Во-вторых, евреи, «захватив» торговлю и промышленность, — здесь молчаливо признается большое участие евреев в промышленной жизни, представленной ремеслами и мануфактурами, — соревнуются с христианскими городскими сословиями, т. е. мешают им. в собственной «эксплуатации» населения.
Первая часть этой странной теории основана на примитивных экономических представлениях, которые в ходу в переходные периоды, когда естественное экономическое производство уступает место капитализму и когда все сложные формы посредничества считаются непроизводительными и вредными. Мысль, высказанная во второй части тезиса, заключена в устройстве полицейского государства, которое рассматривает занятие определенных экономических позиций данной национальной группой как незаконный «захват» и считает своей функцией пресечение это соревнование с единственной целью обеспечить успех господствующей нации.
Русское правительство не беспокоил ни примитивный характер этой теории, ни подразумеваемое ею обращение к грубой полицейской силе — идея поддерживать «эксплуатацию», практикуемую русскими, за счет той, которую осуществляют евреи; его не смущали и внутренние логические противоречия. Правительству нужны были какие-то средства, с помощью которых оно могло бы снять с себя ответственность за погромы и доказать миру, что они были «народным приговором», местью, обрушившейся на евреев либо со стороны крестьян, жертв эксплуатации, либо со стороны Русские мещане, неудачные кандидаты на роль эксплуататоров. Эта точка зрения нашла отражение в рапорте графа Кутайсова, посланного царем на юг России для выяснения причин «беспорядков».
Игнатьев ухватился за эту неубедительную теорию и воплотил ее в более подробной форме в своем докладе царю от 22 августа.
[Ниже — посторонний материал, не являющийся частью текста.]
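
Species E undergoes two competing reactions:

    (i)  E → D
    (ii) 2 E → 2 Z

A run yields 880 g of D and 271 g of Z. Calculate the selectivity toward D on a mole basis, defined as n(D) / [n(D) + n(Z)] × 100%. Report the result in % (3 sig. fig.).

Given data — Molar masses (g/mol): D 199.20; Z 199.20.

n(D) = 880 / 199.20 = 4.418 mol
n(Z) = 271 / 199.20 = 1.360 mol
selectivity = 4.418/(4.418+1.360) × 100 = 76.46 %

76.5 %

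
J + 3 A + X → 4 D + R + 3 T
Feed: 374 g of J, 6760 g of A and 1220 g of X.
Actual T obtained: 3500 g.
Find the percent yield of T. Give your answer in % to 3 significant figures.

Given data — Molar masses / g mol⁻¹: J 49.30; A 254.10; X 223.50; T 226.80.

n(J) = 374.0 / 49.30 = 7.586 mol
n(A) = 6760 / 254.10 = 26.60 mol
n(X) = 1220 / 223.50 = 5.459 mol
n/ν for J = 7.586/1 = 7.586
n/ν for A = 26.60/3 = 8.867
n/ν for X = 5.459/1 = 5.459
Smallest n/ν is X → limiting reagent.
theoretical n(T) = (3/1) × 5.459 = 16.38 mol → 3715 g
% yield = 3500 / 3715 × 100 = 94.21 %

94.2 %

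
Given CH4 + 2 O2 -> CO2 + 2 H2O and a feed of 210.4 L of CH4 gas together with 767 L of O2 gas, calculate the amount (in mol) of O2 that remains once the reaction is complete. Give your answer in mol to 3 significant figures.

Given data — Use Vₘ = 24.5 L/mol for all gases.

n(CH4) = 210.4 / 24.5 = 8.588 mol
n(O2) = 767.0 / 24.5 = 31.31 mol
n/ν for CH4 = 8.588/1 = 8.588
n/ν for O2 = 31.31/2 = 15.66
Smallest n/ν is CH4 → limiting reagent.
O2 consumed = (2/1) × 8.588 = 17.18 mol
O2 remaining = 31.31 − 17.18 = 14.13 mol

14.1 mol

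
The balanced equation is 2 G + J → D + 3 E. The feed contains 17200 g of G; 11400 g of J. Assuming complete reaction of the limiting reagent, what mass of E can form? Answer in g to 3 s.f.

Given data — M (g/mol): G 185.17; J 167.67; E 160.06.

n(G) = 17200 / 185.17 = 92.89 mol
n(J) = 11400 / 167.67 = 67.99 mol
n/ν for G = 92.89/2 = 46.45
n/ν for J = 67.99/1 = 67.99
Smallest n/ν is G → limiting reagent.
n(E) = (3/2) × 92.89 = 139.3 mol
mass = 139.3 × 160.06 = 22300 g

22300 g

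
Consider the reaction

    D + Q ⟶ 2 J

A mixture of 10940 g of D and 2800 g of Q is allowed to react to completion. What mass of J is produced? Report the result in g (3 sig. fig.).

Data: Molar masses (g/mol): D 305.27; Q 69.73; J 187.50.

n(D) = 10940 / 305.27 = 35.84 mol
n(Q) = 2800 / 69.73 = 40.15 mol
n/ν for D = 35.84/1 = 35.84
n/ν for Q = 40.15/1 = 40.15
Smallest n/ν is D → limiting reagent.
n(J) = (2/1) × 35.84 = 71.68 mol
mass = 71.68 × 187.50 = 13440 g

13400 g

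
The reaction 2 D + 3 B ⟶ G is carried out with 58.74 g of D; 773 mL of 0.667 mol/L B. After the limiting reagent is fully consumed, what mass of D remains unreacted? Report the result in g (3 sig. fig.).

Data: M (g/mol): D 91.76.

27.2 g

n(D) = 58.74 / 91.76 = 0.6401 mol
n(B) = 0.667 × 773.0/1000 = 0.5156 mol
n/ν for D = 0.6401/2 = 0.3201
n/ν for B = 0.5156/3 = 0.1719
Smallest n/ν is B → limiting reagent.
D consumed = (2/3) × 0.5156 = 0.3437 mol
D remaining = 0.6401 − 0.3437 = 0.2964 mol
mass = 0.2964 × 91.76 = 27.20 g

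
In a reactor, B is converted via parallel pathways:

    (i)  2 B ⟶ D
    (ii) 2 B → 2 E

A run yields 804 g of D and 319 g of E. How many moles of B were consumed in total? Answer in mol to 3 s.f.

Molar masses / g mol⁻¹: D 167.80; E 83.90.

n(D) = 804 / 167.80 = 4.791 mol
n(E) = 319 / 83.90 = 3.802 mol
n(B) via (i) = (2/1)×4.791 = 9.582 mol
n(B) via (ii) = (2/2)×3.802 = 3.802 mol
total n(B) = 9.582 + 3.802 = 13.38 mol

13.4 mol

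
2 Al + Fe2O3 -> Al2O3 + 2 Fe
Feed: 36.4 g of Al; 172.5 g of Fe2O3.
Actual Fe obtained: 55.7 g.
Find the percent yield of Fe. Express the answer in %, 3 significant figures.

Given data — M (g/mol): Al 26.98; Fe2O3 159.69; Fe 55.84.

n(Al) = 36.40 / 26.98 = 1.349 mol
n(Fe2O3) = 172.5 / 159.69 = 1.080 mol
n/ν for Al = 1.349/2 = 0.6745
n/ν for Fe2O3 = 1.080/1 = 1.080
Smallest n/ν is Al → limiting reagent.
theoretical n(Fe) = (2/2) × 1.349 = 1.349 mol → 75.33 g
% yield = 55.7 / 75.33 × 100 = 73.94 %

73.9 %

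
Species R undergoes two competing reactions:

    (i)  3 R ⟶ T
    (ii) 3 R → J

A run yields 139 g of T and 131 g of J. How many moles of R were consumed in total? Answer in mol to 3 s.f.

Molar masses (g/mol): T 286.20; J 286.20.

n(T) = 139 / 286.20 = 0.4857 mol
n(J) = 131 / 286.20 = 0.4577 mol
n(R) via (i) = (3/1)×0.4857 = 1.457 mol
n(R) via (ii) = (3/1)×0.4577 = 1.373 mol
total n(R) = 1.457 + 1.373 = 2.830 mol

2.83 mol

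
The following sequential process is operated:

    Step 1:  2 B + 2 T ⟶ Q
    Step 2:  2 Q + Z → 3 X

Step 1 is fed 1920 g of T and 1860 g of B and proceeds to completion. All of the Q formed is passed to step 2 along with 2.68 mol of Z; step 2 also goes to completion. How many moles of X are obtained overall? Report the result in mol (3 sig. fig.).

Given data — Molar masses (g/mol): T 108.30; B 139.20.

8.04 mol

Step 1:
n(T) = 1920 / 108.30 = 17.73 mol
n(B) = 1860 / 139.20 = 13.36 mol
n/ν for T = 17.73/2 = 8.865
n/ν for B = 13.36/2 = 6.680
Smallest n/ν is B → limiting reagent.
n(Q) produced = (1/2) × 13.36 = 6.680 mol
Step 2:
n(Q) available = 6.680 mol
n(Z) = 2.680 mol
n/ν for Q = 6.680/2 = 3.340
n/ν for Z = 2.680/1 = 2.680
Smallest n/ν is Z → limiting reagent.
n(X) = (3/1) × 2.680 = 8.040 mol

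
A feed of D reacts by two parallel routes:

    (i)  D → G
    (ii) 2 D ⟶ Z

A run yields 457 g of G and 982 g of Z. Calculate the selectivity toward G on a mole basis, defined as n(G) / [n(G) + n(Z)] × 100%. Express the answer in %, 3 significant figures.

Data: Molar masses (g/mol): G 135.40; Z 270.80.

n(G) = 457 / 135.40 = 3.375 mol
n(Z) = 982 / 270.80 = 3.626 mol
selectivity = 3.375/(3.375+3.626) × 100 = 48.21 %

48.2 %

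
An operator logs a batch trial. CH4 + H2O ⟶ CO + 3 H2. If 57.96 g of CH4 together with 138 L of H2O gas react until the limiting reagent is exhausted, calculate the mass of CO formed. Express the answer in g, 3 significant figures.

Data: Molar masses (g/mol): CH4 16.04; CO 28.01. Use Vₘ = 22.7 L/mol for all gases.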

В этом докладе он попытался доказать тщетность политики, проводившейся до сих пор русским предприняли усилия, чтобы добиться слияния евреев с оставшимся населением и почти уравняли права евреев с правами коренных жителей». По мнению министра, недавние погромы показали, что «вредное влияние» евреев нельзя подавить такими либеральными мерами.
Главный источник этого движения, столь несовместимого с нравом русского народа, лежит, по Игнатьеву, в обстоятельствах исключительно экономического характера. За последние двадцать лет евреи постепенно сумели захватить не только торговлю и промышленность, но и приобрели посредством купли и аренды большое количество земельной собственности. В силу своей родовитости и солидарности они, за немногими исключениями, направили свои усилия не на увеличение производительных сил, а на эксплуатацию коренных жителей, прежде всего беднейших классов населения, с В результате они вызвали у этого населения протест, выразившийся в прискорбных формах — в насилии... Приняв энергичные меры для подавления прежних беспорядков и самодурства и ограждения евреев от насилия, правительство признает, что оно оправдано принять безотлагательно не менее энергичные меры к устранению нынешних ненормальных отношений, существующих между коренными жителями и евреями, и к ограждению русского населения от этой вредоносной еврейской деятельности, которая, по местным сведениям, была ответственна за беспорядки.